I’ve just caught my eye on this headlined article about the recent plan of the European Union to curtail or even impede the fishing of bluefin tuna in the european side of the Atlantic and towards the Mediterranean seas where most of them actually thrive.





This move is apparently the result of environmentalists’ reports that stocks of the highly-priced tuna specie is fast dwindling and would soon be extinct if fishing for such would not be drastically brought down to unprecedented (low) levels.



Tsk..tsk…we used to worry solely of dolphins and whales disappearing from our seas, (along with for-rich-only sturgeons in the Black Sea) but now, the luscious tuna would soon be on our list. Statistics shows that bluefin may not be the only tuna specie that would be at risk of extinction but also the more prevalent ones like the yellowfin and skipjack, two species that the Philippines is a major exporter of—-about half-a-billion dollars worth of shipment to the United States and Japan.



In a year, the entire catch of tuna reaches nearly 3 Million tons and with such gargantuan magnitude, environmentalists from the WWF sees intense overfishing and cries out the need for a general limit to fishing quotas across the globe.



I wonder if this present tuna debacle would soon affect the rack prices of my favorite Century Tuna’s over at my favorite grocery store just a block away. Over the years, I have seen the steady rice of canned tuna to nearly double of what it had cost some five years ago. It used to be around somewhere 17 bucks per pop but now, it can go as high as 30 pesos. I often squirm seeing those ever-changing white sticker price tags pasted on them tuna cans.



I could say that I am a tuna fanatic and I want to eat it uncooked, with chunks and chunks of it dipped in savory oil or brine, and steamy rice on the side. Forget about chickenjoys or mcburgers, but when I feel the need for real hearty meal, I’d just be hiking off to that grocery store I had mentioned above and eat to my heart’s delight.



An uncle once told me that in America, tunas are merely consumed as cat food. I wonder if this is true.
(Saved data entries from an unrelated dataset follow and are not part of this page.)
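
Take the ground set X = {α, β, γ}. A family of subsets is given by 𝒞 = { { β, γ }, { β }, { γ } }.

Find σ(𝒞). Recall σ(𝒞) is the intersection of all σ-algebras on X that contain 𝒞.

Take S₀ = 𝒞 ∪ {∅, X} = { ∅, { β }, { γ }, { β, γ }, X }.
Step 1: 3 new —
  { α }  = ᶜ of { β, γ }
  { α, β }  = ᶜ of { γ }
  { α, γ }  = ᶜ of { β }
  [8 total]
Step 2 adds nothing — fixpoint reached.

Therefore σ(𝒞) = { ∅, { α }, { β }, { γ }, { α, β }, { α, γ }, { β, γ }, X } (|σ(𝒞)| = 8).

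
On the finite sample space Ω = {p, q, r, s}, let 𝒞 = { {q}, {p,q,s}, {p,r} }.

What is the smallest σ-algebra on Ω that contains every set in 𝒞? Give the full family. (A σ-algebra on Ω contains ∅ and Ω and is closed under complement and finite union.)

σ(𝒞) = { ∅, {p}, {q}, {r}, {s}, {p,q}, {p,r}, {p,s}, {q,r}, {q,s}, {r,s}, {p,q,r}, {p,q,s}, {p,r,s}, {q,r,s}, Ω }

Working:
Initial family (5 sets): { ∅, {q}, {p,r}, {p,q,s}, Ω }.
Iteration 1 (4 new):
  {r}  = {p,q,s}ᶜ
  {q,s}  = {p,r}ᶜ
  {p,q,r}  = {p,r} ∪ {q}
  {p,r,s}  = {q}ᶜ
Iteration 2 (3 new):
  {s}  = {p,q,r}ᶜ
  {q,r}  = {q} ∪ {r}
  {q,r,s}  = {r} ∪ {q,s}
Iteration 3: 3 new —
  {p}  = {q,r,s}ᶜ
  {p,s}  = {q,r}ᶜ
  {r,s}  = {r} ∪ {s}
Iteration 4 (1 new):
  {p,q}  = {r,s}ᶜ
After Iteration 5 the family is unchanged; done.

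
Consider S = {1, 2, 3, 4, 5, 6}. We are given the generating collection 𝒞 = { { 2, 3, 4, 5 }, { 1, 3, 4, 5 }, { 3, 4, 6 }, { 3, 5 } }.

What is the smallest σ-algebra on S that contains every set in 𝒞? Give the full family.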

Do you think that American cats are so privileged kind that them mewwing lots had made Uncle Sam as this nation’s number one importer of tuna products? I don’t think so.



Apparently, the ever-growing demand for Japanese concoctions called sushi and sashimi are behind the present overfishing issue of tunas from the world’s ocean. Japan consumes nearly a quarter of the world’s tuna catch.



Japanese appetite for raw fish now not only becomes responsible for the whale extinction scare, but also of the present threat to tuna’s dwindling stock in the seas.



Tsk..tsk..all I can say is that “God save the tuna in our seas”.